Moreover, it is likely that existing computer-determined algorithms will improve. A recent announcement by IBM about Watson indicates the company’s interest in applying it to imaging (IBM 2015). So where will that situate radiology? For many CT and MR examinations of the brain, computer determination will be situated initially within radiology's domain. But once it is realised that the computer is doing the diagnostic work and the radiologist is now the manager of the device, and not the interpreting clinician, other physicians might seek to take the business away from us. In the United States, jurisdictional boundaries demarcating specialists’ responsibilities are permeable. Neurologists and neurosurgeons could soon realise that the radiologist’s interpretation may then become superfluous for routine cross-sectional imaging analysis of the brain. As long as procedure content and volume are directly related to income, they will attract interest from those physicians who regard themselves as conversant if not expert with the technique. For example, interventional neuroradiology, once the province of radiologists, primarily has now become populated in recent training programme classes by neurologists and neurosurgeons, who consider themselves at least as capable as radiologists to meet the subspecialty’s challenges.

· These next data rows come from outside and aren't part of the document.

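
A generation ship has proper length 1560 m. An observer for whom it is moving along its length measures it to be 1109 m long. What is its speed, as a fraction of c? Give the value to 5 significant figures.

γ = L₀/L = 1560/1109 = 1.406673
β = √(1 − 1/γ²) = 0.70330

β ≈ 0.70330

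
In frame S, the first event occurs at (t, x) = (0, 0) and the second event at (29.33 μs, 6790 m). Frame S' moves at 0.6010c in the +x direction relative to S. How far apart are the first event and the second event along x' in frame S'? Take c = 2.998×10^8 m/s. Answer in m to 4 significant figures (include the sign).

γ = 1/√(1 − 0.6010²) = 1.25117
Δx' = γ(Δx − vΔt) = 1.25117 × (6790 m − 0.6010×(2.998×10^8 m/s)×29.33×10^-6 s)
= 1.25117 × (1505.33 m) = 1883 m

Δx' ≈ 1883 m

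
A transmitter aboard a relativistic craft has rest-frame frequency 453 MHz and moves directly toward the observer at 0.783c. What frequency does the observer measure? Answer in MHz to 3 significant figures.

f_obs ≈ 1300 MHz

Relativistic Doppler: f_obs = f_src √((1+β)/(1−β))
= 453 × √(1.7830/0.21700) = 453 × 2.8665 = 1300 MHz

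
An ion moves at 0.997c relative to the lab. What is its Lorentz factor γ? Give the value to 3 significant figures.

γ = 1/√(1 − β²) = 1/√(1 − 0.997²) = 1/√(0.0059910) = 12.9

γ ≈ 12.9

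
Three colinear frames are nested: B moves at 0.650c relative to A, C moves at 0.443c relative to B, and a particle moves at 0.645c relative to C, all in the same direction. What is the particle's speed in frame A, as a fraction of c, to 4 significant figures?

u ≈ 0.9653c

Compose boost 2: (0.443 + 0.650)/(1 + 0.443×0.650) = 1.093/1.28795 = 0.848635
Compose boost 3: (0.645 + 0.848635)/(1 + 0.645×0.848635) = 1.49364/1.54737 = 0.9653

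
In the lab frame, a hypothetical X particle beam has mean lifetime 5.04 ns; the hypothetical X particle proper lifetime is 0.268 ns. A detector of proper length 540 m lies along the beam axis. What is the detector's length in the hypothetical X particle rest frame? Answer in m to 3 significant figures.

L ≈ 28.7 m

Time dilation ⇒ γ = Δt/τ₀ = 5.04/0.268 = 18.806
Length contraction: L = L₀/γ = 540/18.806 = 28.7 m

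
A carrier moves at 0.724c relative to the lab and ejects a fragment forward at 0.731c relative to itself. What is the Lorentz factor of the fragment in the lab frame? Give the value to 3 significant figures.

u_lab = (0.731 + 0.724)/(1 + 0.731×0.724) = 1.455/1.52924 = 0.951451
γ = 1/√(1 − 0.951451²) = 3.25

γ ≈ 3.25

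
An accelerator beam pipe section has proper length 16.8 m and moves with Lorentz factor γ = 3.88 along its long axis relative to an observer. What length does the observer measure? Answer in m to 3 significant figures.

γ = 3.88 (given)
Length contraction: L = L₀/γ = 16.8/3.88 = 4.33 m

L ≈ 4.33 m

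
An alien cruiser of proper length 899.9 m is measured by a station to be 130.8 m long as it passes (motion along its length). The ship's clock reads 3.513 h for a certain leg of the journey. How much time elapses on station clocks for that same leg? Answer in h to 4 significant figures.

Length contraction ⇒ γ = L₀/L = 899.9/130.8 = 6.87997
Time dilation: Δt = γτ₀ = 6.87997 × 3.513 h = 24.17 h

Δt ≈ 24.17 h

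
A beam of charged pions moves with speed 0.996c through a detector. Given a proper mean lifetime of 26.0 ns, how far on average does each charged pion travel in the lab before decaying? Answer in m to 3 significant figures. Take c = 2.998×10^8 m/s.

γ = 1/√(1 − 0.996²) = 11.192
Dilated lifetime: Δt = γτ₀ = 11.192 × 26.0 ns = 290.98 ns
d = vΔt = 0.996c × 290.98 ns = 2.9860×10^8 m/s × 2.9098×10^-7 s = 86.9 m

d ≈ 86.9 m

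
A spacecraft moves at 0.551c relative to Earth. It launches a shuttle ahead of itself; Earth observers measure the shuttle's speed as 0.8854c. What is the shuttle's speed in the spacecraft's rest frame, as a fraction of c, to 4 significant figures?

Inverse velocity addition: u' = (u − v)/(1 − uv/c²)
= (0.8854 − 0.551)/(1 − 0.8854×0.551) = 0.3344/0.512145 = 0.6529

u' ≈ 0.6529c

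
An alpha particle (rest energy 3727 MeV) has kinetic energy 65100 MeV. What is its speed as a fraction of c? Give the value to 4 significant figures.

γ = 1 + K/(m₀c²) = 1 + 65100/3727 = 18.4671
β = √(1 − 1/γ²) = 0.9985

β ≈ 0.9985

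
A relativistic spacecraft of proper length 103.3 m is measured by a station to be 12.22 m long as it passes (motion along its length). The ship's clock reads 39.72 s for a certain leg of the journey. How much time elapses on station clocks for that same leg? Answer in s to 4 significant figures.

Length contraction ⇒ γ = L₀/L = 103.3/12.22 = 8.45336
Time dilation: Δt = γτ₀ = 8.45336 × 39.72 s = 335.8 s

Δt ≈ 335.8 s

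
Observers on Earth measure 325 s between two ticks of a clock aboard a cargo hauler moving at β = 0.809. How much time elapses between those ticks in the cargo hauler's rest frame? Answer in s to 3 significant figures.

τ₀ ≈ 191 s

γ = 1/√(1 − 0.809²) = 1.7012
Proper time: τ₀ = Δt/γ = 325/1.7012 = 191 s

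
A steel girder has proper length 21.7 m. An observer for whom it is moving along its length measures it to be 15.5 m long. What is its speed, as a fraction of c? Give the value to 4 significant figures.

γ = L₀/L = 21.7/15.5 = 1.40000
β = √(1 − 1/γ²) = 0.6999

β ≈ 0.6999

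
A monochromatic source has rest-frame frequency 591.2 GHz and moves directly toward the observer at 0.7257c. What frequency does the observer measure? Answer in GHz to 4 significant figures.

f_obs ≈ 1483 GHz

Relativistic Doppler: f_obs = f_src √((1+β)/(1−β))
= 591.2 × √(1.72570/0.274300) = 591.2 × 2.50824 = 1483 GHz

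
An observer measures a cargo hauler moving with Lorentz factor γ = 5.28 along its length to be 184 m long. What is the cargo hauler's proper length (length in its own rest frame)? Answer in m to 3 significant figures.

γ = 5.28 (given)
L₀ = γL = 5.28 × 184 = 972 m

L₀ ≈ 972 m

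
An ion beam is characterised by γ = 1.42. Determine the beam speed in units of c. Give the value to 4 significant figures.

β ≈ 0.7100

β = √(1 − 1/γ²) = √(1 − 1/1.42²) = √(0.504067) = 0.7100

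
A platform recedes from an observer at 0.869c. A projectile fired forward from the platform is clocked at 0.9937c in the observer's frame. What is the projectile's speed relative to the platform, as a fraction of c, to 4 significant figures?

u' ≈ 0.9137c

Inverse velocity addition: u' = (u − v)/(1 − uv/c²)
= (0.9937 − 0.869)/(1 − 0.9937×0.869) = 0.1247/0.136475 = 0.9137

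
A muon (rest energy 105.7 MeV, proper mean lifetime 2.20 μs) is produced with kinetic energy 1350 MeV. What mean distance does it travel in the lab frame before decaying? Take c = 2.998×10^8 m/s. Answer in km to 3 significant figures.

d ≈ 9.06 km

γ = 1 + K/(m₀c²) = 1 + 1350/105.7 = 13.772
β = √(1 − 1/γ²) = 0.99736
Dilated lifetime: γτ₀ = 13.772 × 2.20 μs = 30.298 μs
d = βc·γτ₀ = 0.99736 × (2.998×10^8 m/s) × 3.0298×10^-5 s = 9.06 km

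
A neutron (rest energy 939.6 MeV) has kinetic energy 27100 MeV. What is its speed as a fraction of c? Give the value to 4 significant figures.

γ = 1 + K/(m₀c²) = 1 + 27100/939.6 = 29.8421
β = √(1 − 1/γ²) = 0.9994

β ≈ 0.9994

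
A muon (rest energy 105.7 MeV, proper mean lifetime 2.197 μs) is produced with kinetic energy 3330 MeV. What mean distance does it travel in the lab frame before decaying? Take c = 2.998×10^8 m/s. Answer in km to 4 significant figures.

γ = 1 + K/(m₀c²) = 1 + 3330/105.7 = 32.5043
β = √(1 − 1/γ²) = 0.999527
Dilated lifetime: γτ₀ = 32.5043 × 2.197 μs = 71.4119 μs
d = βc·γτ₀ = 0.999527 × (2.998×10^8 m/s) × 7.14119×10^-5 s = 21.40 km

d ≈ 21.40 km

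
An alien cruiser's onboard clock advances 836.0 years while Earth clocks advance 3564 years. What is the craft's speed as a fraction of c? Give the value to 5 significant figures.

γ = Δt/τ₀ = 3564/836.0 = 4.263158
β = √(1 − 1/γ²) = √(1 − 1/4.263158²) = 0.97210

β ≈ 0.97210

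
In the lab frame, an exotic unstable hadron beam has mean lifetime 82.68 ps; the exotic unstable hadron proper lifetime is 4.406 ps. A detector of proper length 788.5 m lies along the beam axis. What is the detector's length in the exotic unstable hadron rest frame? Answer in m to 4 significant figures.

Time dilation ⇒ γ = Δt/τ₀ = 82.68/4.406 = 18.7653
Length contraction: L = L₀/γ = 788.5/18.7653 = 42.02 m

L ≈ 42.02 m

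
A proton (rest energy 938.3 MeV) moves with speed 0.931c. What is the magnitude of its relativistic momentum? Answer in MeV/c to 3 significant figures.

p ≈ 2390 MeV/c

γ = 1/√(1 − 0.931²) = 2.7396
p = γβm₀c = 2.7396 × 0.931 × 938.3 MeV/c = 2390 MeV/c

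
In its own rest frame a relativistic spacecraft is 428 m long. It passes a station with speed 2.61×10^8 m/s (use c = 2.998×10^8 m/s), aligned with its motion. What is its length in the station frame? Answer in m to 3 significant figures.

β = v/c = 2.61×10^8 / 2.998×10^8 = 0.87058
γ = 1/√(1 − 0.87058²) = 2.0324
Length contraction: L = L₀/γ = 428/2.0324 = 211 m

L ≈ 211 m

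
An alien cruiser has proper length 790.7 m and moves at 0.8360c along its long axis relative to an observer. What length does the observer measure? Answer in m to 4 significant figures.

γ = 1/√(1 − 0.8360²) = 1.82239
Length contraction: L = L₀/γ = 790.7/1.82239 = 433.9 m

L ≈ 433.9 m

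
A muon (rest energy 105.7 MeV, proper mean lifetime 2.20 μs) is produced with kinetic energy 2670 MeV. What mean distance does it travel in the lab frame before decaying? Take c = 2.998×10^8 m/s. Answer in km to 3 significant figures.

d ≈ 17.3 km

γ = 1 + K/(m₀c²) = 1 + 2670/105.7 = 26.260
β = √(1 − 1/γ²) = 0.99927
Dilated lifetime: γτ₀ = 26.260 × 2.20 μs = 57.772 μs
d = βc·γτ₀ = 0.99927 × (2.998×10^8 m/s) × 5.7772×10^-5 s = 17.3 km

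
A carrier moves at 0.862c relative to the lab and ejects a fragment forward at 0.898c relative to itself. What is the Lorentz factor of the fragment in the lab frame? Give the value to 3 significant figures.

γ ≈ 7.95

u_lab = (0.898 + 0.862)/(1 + 0.898×0.862) = 1.760/1.77408 = 0.992066
γ = 1/√(1 − 0.992066²) = 7.95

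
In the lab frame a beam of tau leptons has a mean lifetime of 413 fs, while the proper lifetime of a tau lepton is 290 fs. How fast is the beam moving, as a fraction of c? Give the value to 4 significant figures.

γ = Δt/τ₀ = 413/290 = 1.42414
β = √(1 − 1/γ²) = √(1 − 1/1.42414²) = 0.7120

β ≈ 0.7120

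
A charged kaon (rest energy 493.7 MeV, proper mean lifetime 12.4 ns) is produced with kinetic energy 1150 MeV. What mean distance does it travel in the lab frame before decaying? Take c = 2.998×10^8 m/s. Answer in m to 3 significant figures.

d ≈ 11.8 m

γ = 1 + K/(m₀c²) = 1 + 1150/493.7 = 3.3293
β = √(1 − 1/γ²) = 0.95383
Dilated lifetime: γτ₀ = 3.3293 × 12.4 ns = 41.284 ns
d = βc·γτ₀ = 0.95383 × (2.998×10^8 m/s) × 4.1284×10^-8 s = 11.8 m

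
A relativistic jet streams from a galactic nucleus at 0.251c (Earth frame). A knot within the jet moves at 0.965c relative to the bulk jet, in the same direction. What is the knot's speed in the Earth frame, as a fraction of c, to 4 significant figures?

u ≈ 0.9789c

Relativistic velocity addition: u = (u' + v)/(1 + u'v/c²)
= (0.965 + 0.251)/(1 + 0.965×0.251) = 1.216/1.24222 = 0.9789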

Hence we must acknowledge and so confront the great changes impinging upon us by the strident march of technology, no longer in step with us, but quite possibly ahead of us, determining the path clinical diagnosis will pursue. Will we stand aside or follow, or find another way to demonstrate enduring value?

Key Points

  • Computers have benefited radiology over the last 25 years, including cross-sectional imaging, telecommunication and reporting.
  • Computer-assisted diagnosis has been more controversial as to benefits and accuracy.
  • Computers can now provide analysis of brain morphology equal to a neuroradiologist.
  • Radiologists need to face the possibility of computer determined diagnosis, and patients may yet prefer it.


References:

Arakeri MP, Reddy G (2015) Computer-aided diagnosis system for tissue characterization of brain tumor on magnetic resonance images. Signal, Image and Video Processing; 9(2): 409-25.


Friedman TL (2015) Are you sure you want the job? New York Times, 21 October. [Accessed: 1 December 2015] Available from nytimes.com/2015/10/21/opinion/are-you-sure-you-want-the-job. html?_r=0


Gillebert CR, Humphreys GW, Mantini D (2014) Automated delineation of stroke lesions using brain CT images. NeuroImage Clin, 4: 540-8.


Hirai T, Korogi Y, Arimura H et al. (2005) Intracranial aneurysms at MR angiography: effect of computer-aided diagnosis on radiologists’ decision performance. Radiology, 237(2): 605-10.


IBM (2015) Watson to gain ability to “see” with planned $1b acquisition of Merge Healthcare [press release] 6 August. [Accessed: 1 December 2015] Available from www-03.ibm.com/press/us/en/pressrelease/47435.wss


Liao CC, Xiao F, Wong JM et al. (2010) Computer-aided diagnosis of intracranial hematoma with brain deformation on computed tomography. Comput Med Imaging Graph, 34(7): 563-71.

Xiao F, Liao CC, Huang KC et al. (2010) Automated assessment of midline shift in head injury patients. Clin Neurol Neurosurg, 112(9): 785-90.